Louis XV recovered from his illness, and upon his return from the battlefield, he made a triumphal entry into Paris. Missing Marie Anne, he visited her in secret on 14 November, and on the 25th, minister Maurepas was obliged to recall Marie Anne to Versailles, where she was restored in her former position as royal mistress. Her return to court was described as a triumph, and there were fears that she would exact revenge upon her enemies. However, she had barely arrived at court before she fell sick with convulsive pains and cramp attacks. She died on 8 December 1744, convinced on her deathbed that she had been poisoned.

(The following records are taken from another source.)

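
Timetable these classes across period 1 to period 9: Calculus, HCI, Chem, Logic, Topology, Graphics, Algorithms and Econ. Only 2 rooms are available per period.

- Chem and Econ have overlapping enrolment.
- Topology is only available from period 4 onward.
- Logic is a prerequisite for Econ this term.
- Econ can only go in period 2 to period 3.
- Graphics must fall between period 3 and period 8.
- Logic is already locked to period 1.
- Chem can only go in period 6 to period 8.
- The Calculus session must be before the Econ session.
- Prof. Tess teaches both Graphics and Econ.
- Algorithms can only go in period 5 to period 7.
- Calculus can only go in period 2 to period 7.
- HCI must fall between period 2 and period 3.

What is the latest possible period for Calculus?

Calculus is available from period 2; Calculus's own window allows nothing later than period 7; downstream work caps Calculus at period 2.
Calculus at period 2 is achievable: Topology=period 4, Algorithms=period 5, Graphics=period 4, Econ=period 3, Calculus=period 2, HCI=period 2, Logic=period 1, Chem=period 6.

period 2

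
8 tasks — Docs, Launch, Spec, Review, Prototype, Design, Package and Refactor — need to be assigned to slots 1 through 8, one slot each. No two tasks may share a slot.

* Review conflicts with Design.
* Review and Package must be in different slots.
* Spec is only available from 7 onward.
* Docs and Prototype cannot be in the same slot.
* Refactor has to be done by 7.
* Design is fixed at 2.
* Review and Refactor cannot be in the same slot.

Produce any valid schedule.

Design in 2; Docs in 3; Prototype in 6; Launch in 4; Review in 5; Refactor in 1; Spec in 7; Package in 8

Checking: Docs(3) != Prototype(6); Review(5) != Package(8); Review(5) != Refactor(1); Review(5) != Design(2); Refactor=1 in [1,7]; Design=2 in [2,2]; Spec=7 in [7,8]; max 1 per slot (cap 1).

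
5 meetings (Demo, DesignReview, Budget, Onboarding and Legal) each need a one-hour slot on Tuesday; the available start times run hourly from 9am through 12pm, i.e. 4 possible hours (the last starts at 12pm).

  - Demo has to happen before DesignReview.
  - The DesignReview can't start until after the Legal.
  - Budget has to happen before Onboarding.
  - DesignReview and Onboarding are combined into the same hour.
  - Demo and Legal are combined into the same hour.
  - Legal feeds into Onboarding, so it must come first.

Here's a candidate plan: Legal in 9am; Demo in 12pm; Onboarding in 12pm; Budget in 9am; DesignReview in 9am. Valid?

Budget has to happen before Onboarding — holds.
Demo has to happen before DesignReview — violated.
Legal feeds into Onboarding, so it must come first — holds.
DesignReview and Onboarding are combined into the same hour — violated.
Demo and Legal are combined into the same hour — violated.
The DesignReview can't start until after the Legal — violated.

No — it violates: Demo has to happen before DesignReview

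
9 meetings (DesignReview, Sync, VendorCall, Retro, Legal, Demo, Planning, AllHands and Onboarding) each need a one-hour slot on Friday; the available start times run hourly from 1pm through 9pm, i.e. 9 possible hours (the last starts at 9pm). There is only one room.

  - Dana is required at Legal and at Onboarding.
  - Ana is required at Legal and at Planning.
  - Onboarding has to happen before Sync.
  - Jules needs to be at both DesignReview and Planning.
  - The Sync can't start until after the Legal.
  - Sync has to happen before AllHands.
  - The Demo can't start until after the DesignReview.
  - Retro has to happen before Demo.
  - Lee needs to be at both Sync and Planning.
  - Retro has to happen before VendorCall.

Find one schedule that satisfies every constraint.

VendorCall -> 7pm; DesignReview -> 5pm; AllHands -> 8pm; Retro -> 4pm; Planning -> 9pm; Legal -> 1pm; Sync -> 3pm; Onboarding -> 2pm; Demo -> 6pm

Checking: Legal(1pm) before Sync(3pm); DesignReview(5pm) before Demo(6pm); Sync(3pm) before AllHands(8pm); Onboarding(2pm) before Sync(3pm); Retro(4pm) before VendorCall(7pm); Retro(4pm) before Demo(6pm); DesignReview(5pm) != Planning(9pm); Sync(3pm) != Planning(9pm); Legal(1pm) != Planning(9pm); Legal(1pm) != Onboarding(2pm); max 1 per hour (cap 1).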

She was swiftly buried without ceremony in the church of St Sulpice in Paris on 13 December.

After her death, the king for a short time consoled himself with her sister, Diane Adélaïde de Lauraguais. A few months later in 1745, however, the king already had a new mistress, Madame de Pompadour.

==Depiction in fiction==

Diane Adelaide is one of the central characters in Sally Christie's The Sisters of Versailles (Simon&Schuster 2015), a novel about Louis XV and the notorious Mailly-Nesle sisters.